Un voyage dans le temps avec la photographie à Venise. Chronorama, trésors photographiques du 20e siècle


Compte rendu de l'exposition "Chronorama, Trésors photographiques du XXe siècle", organisée par Matthieu Humery (à Venise, Palazzo Grassi et Punta della Dogana, du 12 mars 2023 au 7 janvier 2024).

Le nom “chronorama” évoque l’un de ces appareils conçus jusqu’au XIXe siècle pour reproduire des images en mouvement. Chrono, le dieu du temps, et -rama, le suffixe grec qui nous ramène à la vision, donnent l’idée d’une séquence de photos défilant rapidement l’une après l’autre en exploitant la perception visuelle pour suggérer un changement, un mouvement, une évolution. C’est cette idée qu’évoque Chronorama. Trésors photographiques du XXe siècle , l’exposition présentée au Palazzo Grassi de Venise jusqu’au 7 février 2024, sous le commissariat de Matthieu Humery. Une suite de 407 œuvres, principalement des photographies, mais aussi quelques illustrations, réalisées par 180 artistes entre 1910 et 1979 pour les magazines Vogue, Vanity Fair, House & Garden, Glamour, GQ et d’autres, et aujourd’hui rassemblées dans les archives photographiques de l’éditeur Condé Nast, acquises en partie par la Collection Pinault, propriétaire du Palazzo Grassi.

“Il n’est pas toujours facile de raconter l’époque dans laquelle on vit. Qui est important ? Qu’est-ce qui est pertinent en ce moment ? Que se passe-t-il vraiment ? Les réponses peuvent donner lieu à des débats passionnés”, déclare Anna Wintour, Chief Content Officer de Condé Nast et Global Editor Director de Vogue, dans l’introduction. Si ces questions ont guidé les choix des directeurs éditoriaux qui se sont succédé à la tête de quelques-uns des plus célèbres magazines du siècle, leurs archives permettent aujourd’hui de rendre compte de manière originale du XXe siècle, dans l’évolution de la société, à travers les changements de la mode et le développement du regard photographique.

Mais procédons par ordre... chronologique, à l’image de la mise en page qui présente les œuvres réparties par décennies, avec une approche presque scientifique. Après tout, c’était peut-être la seule tentative possible pour trouver un fil conducteur dans des archives aussi immenses que variées.
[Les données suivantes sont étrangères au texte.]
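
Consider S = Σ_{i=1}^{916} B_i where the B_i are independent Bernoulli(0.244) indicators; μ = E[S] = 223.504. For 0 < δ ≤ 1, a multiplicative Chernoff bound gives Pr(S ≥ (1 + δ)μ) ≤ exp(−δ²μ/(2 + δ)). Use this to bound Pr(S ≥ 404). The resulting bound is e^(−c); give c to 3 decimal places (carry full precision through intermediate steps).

51.918

Write 404 = (1 + δ)μ, so δ = 404/223.504 − 1 = 0.8075739…
Then the exponent is δ²μ/(2 + δ) = (404 − μ)² / (μ·(2 + δ)) = 51.918085.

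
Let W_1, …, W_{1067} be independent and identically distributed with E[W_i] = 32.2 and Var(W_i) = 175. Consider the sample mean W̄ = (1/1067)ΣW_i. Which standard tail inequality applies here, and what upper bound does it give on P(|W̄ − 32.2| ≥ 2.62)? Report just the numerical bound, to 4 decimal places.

0.0239

With mean and variance of each term known, Chebyshev's inequality bounds the deviation of the sum (or sample mean).
Var(W̄) = Var(W_i)/n = 175/1067 = 0.16401.
Chebyshev: P(|W̄ − 32.2| ≥ 2.62) ≤ Var(W̄)/(2.62)² = 175/(1067·2.62²) = 0.0239.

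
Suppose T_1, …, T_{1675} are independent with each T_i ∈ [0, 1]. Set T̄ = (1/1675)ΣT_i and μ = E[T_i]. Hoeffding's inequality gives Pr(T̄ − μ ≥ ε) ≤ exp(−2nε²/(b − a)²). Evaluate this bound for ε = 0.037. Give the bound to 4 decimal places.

0.0102

Exponent: 2nε²/(b − a)² = 2·1675·0.037² / 1² = 4.58615.
Bound = exp(−4.58615) = 0.01019.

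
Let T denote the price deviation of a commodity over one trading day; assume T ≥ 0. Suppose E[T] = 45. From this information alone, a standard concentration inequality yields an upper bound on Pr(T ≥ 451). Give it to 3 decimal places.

0.100

Only the mean of a non-negative variable is known, so Markov's inequality is the applicable tail bound.
Markov's inequality: for a non-negative random variable, Pr(T ≥ a) ≤ E[T]/a.
Here E[T] = 45 and a = 451, so the bound is 45/451 = 0.0998.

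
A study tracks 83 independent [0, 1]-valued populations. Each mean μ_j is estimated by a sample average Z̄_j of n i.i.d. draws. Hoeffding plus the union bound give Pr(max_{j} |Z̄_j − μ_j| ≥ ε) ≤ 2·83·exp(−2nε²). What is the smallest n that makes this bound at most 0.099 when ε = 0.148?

Need 2·83·exp(−2nε²) ≤ 0.099, i.e. exp(−2nε²) ≤ 0.099/166.
So 2nε² ≥ ln(166/0.099) = 7.424623.
Hence n ≥ 7.424623/(2·0.148²) = 169.481.
The smallest integer n is 170.

170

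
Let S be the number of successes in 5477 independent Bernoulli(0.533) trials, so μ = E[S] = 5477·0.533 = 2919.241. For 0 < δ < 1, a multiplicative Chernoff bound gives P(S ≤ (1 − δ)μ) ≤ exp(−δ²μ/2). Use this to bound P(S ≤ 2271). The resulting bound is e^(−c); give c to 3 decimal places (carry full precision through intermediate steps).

Write 2271 = (1 − δ)μ, so δ = 1 − 2271/2919.241 = 0.2220581…
Then the exponent is δ²μ/2 = (μ − 2271)²/(2μ) = 71.973570.

71.974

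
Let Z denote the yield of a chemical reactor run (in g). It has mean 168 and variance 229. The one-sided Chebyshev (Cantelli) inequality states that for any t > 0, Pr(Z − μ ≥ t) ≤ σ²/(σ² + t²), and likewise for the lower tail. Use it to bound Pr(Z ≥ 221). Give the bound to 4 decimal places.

0.0754

Here σ² = 229 and t = 53, so σ² + t² = 3038.
Cantelli's bound: 229/3038 = 0.0754.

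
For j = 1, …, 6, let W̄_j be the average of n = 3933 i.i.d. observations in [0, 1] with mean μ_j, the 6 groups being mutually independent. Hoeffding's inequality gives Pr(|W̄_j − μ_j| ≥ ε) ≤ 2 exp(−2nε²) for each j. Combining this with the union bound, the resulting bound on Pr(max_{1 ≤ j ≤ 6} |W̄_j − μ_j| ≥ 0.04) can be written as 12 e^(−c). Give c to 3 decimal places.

Union bound over the 6 events: Pr(max_{1 ≤ j ≤ 6} |W̄_j − μ_j| ≥ 0.04) ≤ 6·2·exp(−2nε²) = 12 exp(−2·3933·0.04²).
So c = 2·3933·0.04² = 12.5856.

12.586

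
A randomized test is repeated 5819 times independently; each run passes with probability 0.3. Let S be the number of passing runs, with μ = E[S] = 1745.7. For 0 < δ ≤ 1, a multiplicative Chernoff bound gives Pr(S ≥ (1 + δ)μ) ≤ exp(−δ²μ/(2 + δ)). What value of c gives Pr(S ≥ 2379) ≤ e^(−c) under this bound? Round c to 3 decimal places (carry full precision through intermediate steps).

Write 2379 = (1 + δ)μ, so δ = 2379/1745.7 − 1 = 0.3627771…
Then the exponent is δ²μ/(2 + δ) = (2379 − μ)² / (μ·(2 + δ)) = 97.235894.

97.236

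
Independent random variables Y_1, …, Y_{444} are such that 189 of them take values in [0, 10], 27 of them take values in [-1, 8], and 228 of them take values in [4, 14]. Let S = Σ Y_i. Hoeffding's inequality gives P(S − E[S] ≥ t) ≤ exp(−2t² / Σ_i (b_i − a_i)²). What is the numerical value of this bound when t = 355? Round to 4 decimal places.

0.0032

Σ(b_i − a_i)² = 189·10² + 27·9² + 228·10² = 43887.
Exponent = 2·355² / 43887 = 5.74316.
Bound = exp(−5.74316) = 0.00320.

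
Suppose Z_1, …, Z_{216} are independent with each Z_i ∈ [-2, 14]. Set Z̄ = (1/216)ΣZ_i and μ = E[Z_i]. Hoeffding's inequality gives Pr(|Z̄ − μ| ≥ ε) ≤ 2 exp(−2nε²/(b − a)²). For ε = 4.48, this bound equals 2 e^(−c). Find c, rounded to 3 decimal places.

33.869

c = 2nε²/(b − a)² = 2·216·4.48² / 16² = 33.8688.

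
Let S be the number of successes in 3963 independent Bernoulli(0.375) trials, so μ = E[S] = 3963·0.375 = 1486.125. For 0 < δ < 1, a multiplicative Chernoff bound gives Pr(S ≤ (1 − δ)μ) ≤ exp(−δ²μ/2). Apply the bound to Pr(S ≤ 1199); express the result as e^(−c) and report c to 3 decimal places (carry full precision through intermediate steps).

Write 1199 = (1 − δ)μ, so δ = 1 − 1199/1486.125 = 0.1932038…
Then the exponent is δ²μ/2 = (μ − 1199)²/(2μ) = 27.736821.

27.737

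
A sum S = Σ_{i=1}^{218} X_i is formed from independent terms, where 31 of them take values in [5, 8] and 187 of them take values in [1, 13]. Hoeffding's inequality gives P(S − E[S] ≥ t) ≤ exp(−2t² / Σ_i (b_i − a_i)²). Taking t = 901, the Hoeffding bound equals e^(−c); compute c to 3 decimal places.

Σ(b_i − a_i)² = 31·3² + 187·12² = 27207.
c = 2t² / 27207 = 2·901² / 27207 = 59.6759.

59.676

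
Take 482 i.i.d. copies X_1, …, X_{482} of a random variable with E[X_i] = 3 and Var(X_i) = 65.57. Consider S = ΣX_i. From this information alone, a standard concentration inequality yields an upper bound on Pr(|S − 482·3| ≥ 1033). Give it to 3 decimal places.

0.030

With mean and variance of each term known, Chebyshev's inequality bounds the deviation of the sum (or sample mean).
Var(S) = n·Var(X_i) = 482·65.57 = 31604.74.
Chebyshev: Pr(|S − 482·3| ≥ 1033) ≤ Var(S)/1033² = 31604.74/1067089 = 0.0296.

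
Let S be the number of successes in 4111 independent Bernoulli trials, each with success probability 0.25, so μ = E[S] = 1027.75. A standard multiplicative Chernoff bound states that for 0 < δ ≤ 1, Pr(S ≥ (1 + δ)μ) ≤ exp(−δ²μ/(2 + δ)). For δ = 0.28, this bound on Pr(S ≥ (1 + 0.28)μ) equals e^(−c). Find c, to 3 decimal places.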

Des couvertures de mode de George Wolfe Plank qui ouvrent l’exposition, on passe rapidement aux portraits photographiques de personnalités du show-business, du cinéma au théâtre, mais aussi des grands noms de la littérature et de l’histoire du XXe siècle. Les visages véritablement représentatifs du siècle dernier se succèdent: Charlie Chaplin, James Joyce, Henri Matisse, Marlene Dietrich, Jesse Owens, Ernest Hemingway, Mick Jagger, Anna Magnani, Marcello Mastroianni, Karl Lagerfeld, Richard Avedon, Twiggy et bien d’autres encore. Les photographies de mode, d’architecture, de nature morte et de photojournalisme ne manquent pas.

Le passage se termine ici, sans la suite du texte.